Afterwards they went up to the canteen and drank mugs of bitter tea sweetened with too much sugar, and sat in silence for a long time. Then Sinclair began to talk of his plan to go to Israel. Quirke was only half listening.
“Israel?” he said vaguely, as if he had never heard of the place. “How long would you stay? Haven’t you used up all your holidays for this year?”
“I’m not talking about a holiday,” Sinclair said, making patterns with the tip of his cigarette in the ash in the ashtray.
“What, then?” Quirke asked, trying to seem interested.
The Tannoy speaker in the corner of the ceiling behind them crackled into life, summoning Quirke to the telephone. He groaned. “Christ,” he said, “what now?”
He stubbed out his cigarette and went down the stairs to his office, taking his time. He didn’t feel like talking to anyone. Then it occurred to him that it might be Evelyn, and he quickened his pace. He shut the office door behind himself and sat down at his desk and picked up the phone. The new girl at Reception hadn’t got the hang of how to transfer calls, and he had to wait for fully a minute before at last he heard Phoebe’s voice. She sounded breathless.
“What is it?” he said. “What’s wrong?”
“Nothing, nothing,” she said. “I just spoke to Maisie. She went to the laundry.”

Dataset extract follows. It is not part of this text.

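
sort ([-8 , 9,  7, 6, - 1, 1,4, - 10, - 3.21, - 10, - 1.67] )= [ - 10, - 10, - 8, - 3.21, - 1.67, - 1,1,4, 6,7,9 ]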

“Oh, yes? And what happened?”
“She saw her friendly nun. She didn’t know of any Lisa Smith.” Quirke began to say something, but she interrupted him. “No, listen. There is a Lisa there, but she’s not Lisa Smith.”
“Then who is she?”
There was a rattling noise on the line and he didn’t catch her answer, and had to ask her to repeat it.
“Her name is Costigan,” Phoebe said. “Elizabeth Costigan.”
In the end it was decided that Phoebe should go with Quirke to the Mother of Mercy Laundry, since it was she who knew or at least had seen Lisa Smith, or Elizabeth Costigan, as they now knew her to be. Quirke and Phoebe had come to the house on Ailesbury Road to talk to Maisie. Mal and Rose met them, and they went, the four of them, and sat in the conservatory, at the little metal table in front of the somehow lost-looking miniature palm. It was cooler today, and now and then a breeze would wander in from the garden through the open French doors. Maisie was summoned, and repeated her account of her meeting with Sister Agnes. She had nothing to add to what she had already related to Phoebe, and Rose told her she could go.
“Costigan has a daughter called Elizabeth,” Quirke said. “I checked. She’s the youngest of three.” He turned to Phoebe. “There was an Elizabeth Costigan on the list of names from the secretarial course. It has to be your Lisa Smith.”
“I was sure Smith wasn’t her real name,” Phoebe said.